Summary of all TxGNN-predicted indications for Albutrepenonacog Alfa:
| Rank | Predicted Disease | TxGNN Score | Mechanistic Assessment | Decision |
|---|---|---|---|---|
| 1 | Pseudo-von Willebrand Disease | 99.94% | Mismatch — GPIbα gain-of-function platelet disorder; FIX has no mechanistic role | Hold |
| 2 | Primary Release Disorder of Platelets | 99.94% | Mismatch — Dense/α-granule secretion defect; coagulation factor supplementation has no basis | Hold |
| 3 | Glanzmann Thrombasthenia | 99.92% | Weak — Bypass therapy concept misapplied; rFVIIa (not FIX) is the established bypass agent for GPIIb/IIIa deficiency | Hold |
| 4 | Scott Syndrome | 99.63% | Partial plausibility — FIX complex assembly theoretically impaired; however no clinical evidence exists and the disease affects fewer than 30 patients globally | Hold |
| 5 | Bleeding Diathesis due to Collagen Receptor Defect | 99.28% | Mismatch — Primary haemostasis defect (GPVI/α2β1); coagulation factors cannot correct platelet–collagen adhesion failure | Hold |
To proceed with any re-evaluation, the following would be required:
- Detailed mechanism of action data and pharmacodynamic profile from DrugBank and primary literature
- Confirmation of Danish marketing authorisation status (note: Idelvion® holds EMA centralised authorisation EU/1/16/1073 for Haemophilia B; local availability and reimbursement status in Denmark should be verified with Laegemiddelstyrelsen separately)

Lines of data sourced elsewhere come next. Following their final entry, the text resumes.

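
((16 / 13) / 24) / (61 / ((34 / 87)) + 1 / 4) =136 / 414609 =0.00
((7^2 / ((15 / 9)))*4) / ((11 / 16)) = 9408 / 55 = 171.05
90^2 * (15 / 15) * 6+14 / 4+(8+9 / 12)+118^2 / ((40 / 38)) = 1236801 / 20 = 61840.05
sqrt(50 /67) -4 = -4 + 5 * sqrt(134) /67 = -3.14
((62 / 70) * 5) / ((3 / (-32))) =-992 / 21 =-47.24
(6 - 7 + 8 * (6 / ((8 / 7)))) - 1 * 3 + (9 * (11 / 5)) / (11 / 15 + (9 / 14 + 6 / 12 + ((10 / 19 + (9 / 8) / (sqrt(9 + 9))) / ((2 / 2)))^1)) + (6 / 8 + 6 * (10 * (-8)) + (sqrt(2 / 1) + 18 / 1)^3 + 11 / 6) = 2827290823498 * sqrt(2) / 2904704447 + 192021634691177 / 34856453364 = 6885.45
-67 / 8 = -8.38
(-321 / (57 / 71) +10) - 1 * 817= -22930 / 19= -1206.84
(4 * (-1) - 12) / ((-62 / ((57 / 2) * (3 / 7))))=684 / 217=3.15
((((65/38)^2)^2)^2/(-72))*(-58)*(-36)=-9240699573828125/4347792138496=-2125.38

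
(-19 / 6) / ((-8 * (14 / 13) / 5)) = 1235 / 672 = 1.84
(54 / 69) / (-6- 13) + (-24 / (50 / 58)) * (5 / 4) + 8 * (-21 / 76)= -80958 / 2185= -37.05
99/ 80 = 1.24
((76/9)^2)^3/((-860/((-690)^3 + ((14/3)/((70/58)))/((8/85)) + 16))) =9495547475492839168/68555889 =138508122555.20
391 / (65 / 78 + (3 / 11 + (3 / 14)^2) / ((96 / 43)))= 80927616 / 202021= 400.59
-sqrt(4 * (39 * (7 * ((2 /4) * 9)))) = -3 * sqrt(546) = -70.10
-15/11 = -1.36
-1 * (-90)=90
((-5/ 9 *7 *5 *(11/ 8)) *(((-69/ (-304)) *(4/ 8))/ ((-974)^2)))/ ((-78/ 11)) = 487025/ 1079760254976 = 0.00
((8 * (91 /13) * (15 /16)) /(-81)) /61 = -35 /3294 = -0.01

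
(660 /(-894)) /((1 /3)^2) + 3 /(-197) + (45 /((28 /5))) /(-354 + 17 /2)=-1897648923 /283960922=-6.68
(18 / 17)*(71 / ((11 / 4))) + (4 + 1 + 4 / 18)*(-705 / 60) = -229051 / 6732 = -34.02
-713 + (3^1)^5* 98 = 23101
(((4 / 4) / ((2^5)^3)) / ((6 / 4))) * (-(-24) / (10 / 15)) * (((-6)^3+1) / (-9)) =215 / 12288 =0.02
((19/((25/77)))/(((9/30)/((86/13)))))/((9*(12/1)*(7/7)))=11.95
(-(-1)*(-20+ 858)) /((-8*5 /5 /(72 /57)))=-2514 /19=-132.32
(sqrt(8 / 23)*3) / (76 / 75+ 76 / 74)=8325*sqrt(46) / 65113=0.87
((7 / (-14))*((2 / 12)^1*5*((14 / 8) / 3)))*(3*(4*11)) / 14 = -55 / 24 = -2.29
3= 3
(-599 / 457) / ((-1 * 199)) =599 / 90943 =0.01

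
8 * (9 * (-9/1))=-648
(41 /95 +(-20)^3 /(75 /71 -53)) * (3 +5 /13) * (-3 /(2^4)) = -223208733 /2277340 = -98.01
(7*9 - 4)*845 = 49855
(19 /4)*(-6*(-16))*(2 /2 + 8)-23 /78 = 320089 /78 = 4103.71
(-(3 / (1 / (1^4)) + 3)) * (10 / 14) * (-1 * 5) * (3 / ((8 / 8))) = 450 / 7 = 64.29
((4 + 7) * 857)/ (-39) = -9427/ 39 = -241.72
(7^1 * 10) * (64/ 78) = 57.44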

- For Scott syndrome specifically — the most mechanistically arguable of the five predictions — expert haematology opinion and a targeted literature review on FIX activity in phosphatidylserine externalisation defects would be the minimum prerequisite before any further steps
- Preclinical or case-report-level evidence demonstrating FIX activity in platelet-related bleeding models (currently entirely absent across all five predicted indications)
Disclaimer
This content is for research purposes only and does not constitute medical advice. Clinical validation is required before any clinical application.